Con un escenario tan artificial como esa maqueta del imaginario americano que preside una de las habitaciones principales donde transcurre la película, el filme de Oppenheimer nos conduce a un mundo subterráneo donde (sobre)viven seis supervivientes de un mundo arrasado. El por qué están ahí, se conforma (re)uniendo los trozos de un puzzle que, pieza a pieza, nos entrega Oppenheimer. De allí deduciremos que la ambición especulativa de explotar el subsuelo y el petróleo ha carcomido un mundo devenido en infierno. Los supervivientes conforman una curiosa tripulación. En el interior de una mina de sal que podría confundirse con una nave galáctica, se reconstruye un hogar convencional. Obras pictóricas escogidas con intención significadora decoran las paredes de una vida más yerma que calma. La presencia de un intruso da lugar a nuevas preguntas y resquebraja esa loca serenidad. Les une la culpa, un pasado silenciado y un futuro de corto alcance articulado por la repetición. Entre canto y canto, Oppenheimer desnuda unos personajes encabezados por Tilda Swinton. Y como se deduce de su presencia, el filme puede ser cualquier cosa menos convencional.
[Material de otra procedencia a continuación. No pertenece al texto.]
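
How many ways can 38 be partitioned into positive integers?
26015

p(n) counts ways to write n as a sum of positive integers (order ignored).
Euler's pentagonal recurrence: p(k) = p(k-1) + p(k-2) - p(k-5) - p(k-7) + p(k-12) + p(k-15) - ... (offsets j(3j∓1)/2, signs ++--, p(0)=1, p(<0)=0).
DP table for k = 0..37: p(0)=1, p(1)=1, p(2)=2, p(3)=3, p(4)=5, p(5)=7, p(6)=11, p(7)=15, p(8)=22, p(9)=30, p(10)=42, p(11)=56, p(12)=77, p(13)=101, p(14)=135, p(15)=176, p(16)=231, p(17)=297, p(18)=385, p(19)=490, p(20)=627, p(21)=792, p(22)=1002, p(23)=1255, p(24)=1575, p(25)=1958, p(26)=2436, p(27)=3010, p(28)=3718, p(29)=4565, p(30)=5604, p(31)=6842, p(32)=8349, p(33)=10143, p(34)=12310, p(35)=14883, p(36)=17977, p(37)=21637.
Final step: p(38) = p(37) + p(36) - p(33) - p(31) + p(26) + p(23) - p(16) - p(12) + p(3)
= 21637 + 17977 - 10143 - 6842 + 2436 + 1255 - 231 - 77 + 3
= 26015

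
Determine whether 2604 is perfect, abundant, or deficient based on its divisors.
abundant

Proper divisors of 2604: sum = 1 + 2 + 3 + 4 + 6 + 7 + 12 + 14 + ... + 434 + 651 + 868 + 1302 (23 divisors) = 4564
Since 4564 > 2604, 2604 is abundant.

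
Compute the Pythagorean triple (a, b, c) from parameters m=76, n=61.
(2055, 9272, 9497)

Euclid's formula: a = m² - n², b = 2mn, c = m² + n²
m = 76, n = 61
a = 76² - 61² = 5776 - 3721 = 2055
b = 2 × 76 × 61 = 9272
c = 76² + 61² = 5776 + 3721 = 9497
Verification: 2055² + 9272² = 4223025 + 85969984 = 90193009 = 9497² ✓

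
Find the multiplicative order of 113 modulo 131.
13

131 is prime, so ord(113) divides φ(131) = 130.
Divisors of 130: 1, 2, 5, 10, 13, 26, 65, 130.
Repeated squaring: 113^1 ≡ 113, 113^2 ≡ 62, 113^4 ≡ 45, 113^8 ≡ 60, 113^16 ≡ 63, 113^32 ≡ 39, 113^64 ≡ 80, 113^128 ≡ 112 (mod 131).
Test 113^d mod 131 for each divisor d in increasing order:
113^1 ≡ 113
113^2 ≡ 62
113^5 = 113^4·113^1 ≡ 107
113^10 = 113^8·113^2 ≡ 52
113^13 = 113^8·113^4·113^1 ≡ 1  ← first divisor giving 1
The order is 13.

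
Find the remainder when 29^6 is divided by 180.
1

Repeated squaring. Binary of 6 = 110.
29^1 ≡ 29 (mod 180); 29^2 ≡ 121 (mod 180); 29^4 ≡ 61 (mod 180)
29^6 = 29^2 × 29^4 ≡ 1 (mod 180)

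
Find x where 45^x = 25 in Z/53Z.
14

Baby-step giant-step with step n = ⌈√53⌉ = 8.
Baby steps 45^j mod 53 (j:value) for j=0..7: 0:1, 1:45, 2:11, 3:18, 4:15, 5:39, 6:6, 7:5.
Giant-step multiplier: 45^(-8) ≡ 45^(52-8) = 45^44 ≡ 49 (mod 53).
Giant steps γ_i = 25·49^i mod 53: γ_0=25, γ_1=6 (in table at j=6).
x = i·n + j = 1·8 + 6 = 14.
Check: 45^14 ≡ 25 (mod 53).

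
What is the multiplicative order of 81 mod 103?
17

103 is prime, so ord(81) divides φ(103) = 102.
Divisors of 102: 1, 2, 3, 6, 17, 34, 51, 102.
Repeated squaring: 81^1 ≡ 81, 81^2 ≡ 72, 81^4 ≡ 34, 81^8 ≡ 23, 81^16 ≡ 14, 81^32 ≡ 93, 81^64 ≡ 100 (mod 103).
Test 81^d mod 103 for each divisor d in increasing order:
81^1 ≡ 81
81^2 ≡ 72
81^3 = 81^2·81^1 ≡ 64
81^6 = 81^4·81^2 ≡ 79
81^17 = 81^16·81^1 ≡ 1  ← first divisor giving 1
The order is 17.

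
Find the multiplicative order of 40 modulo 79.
39

79 is prime, so ord(40) divides φ(79) = 78.
Divisors of 78: 1, 2, 3, 6, 13, 26, 39, 78.
Repeated squaring: 40^1 ≡ 40, 40^2 ≡ 20, 40^4 ≡ 5, 40^8 ≡ 25, 40^16 ≡ 72, 40^32 ≡ 49, 40^64 ≡ 31 (mod 79).
Test 40^d mod 79 for each divisor d in increasing order:
40^1 ≡ 40
40^2 ≡ 20
40^3 = 40^2·40^1 ≡ 10
40^6 = 40^4·40^2 ≡ 21
40^13 = 40^8·40^4·40^1 ≡ 23
40^26 = 40^16·40^8·40^2 ≡ 55
40^39 = 40^32·40^4·40^2·40^1 ≡ 1  ← first divisor giving 1
The order is 39.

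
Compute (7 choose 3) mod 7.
0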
Al estilo del Terence Malickde sus visiones más barrocas, Oppenheimer siembra en esa mina de sal donde acontece su historia, símbolos y citas textuales. Lo que se sugiere en el guion, exige mucho. El cómo lo cuenta Oppenheimer, florece sin esplendor. El danés confunde solemnidad con trascendencia, profundidad con hermetismo y calidad con premiosidad. Desde ahí crece este disparatado e intrigante desvarío.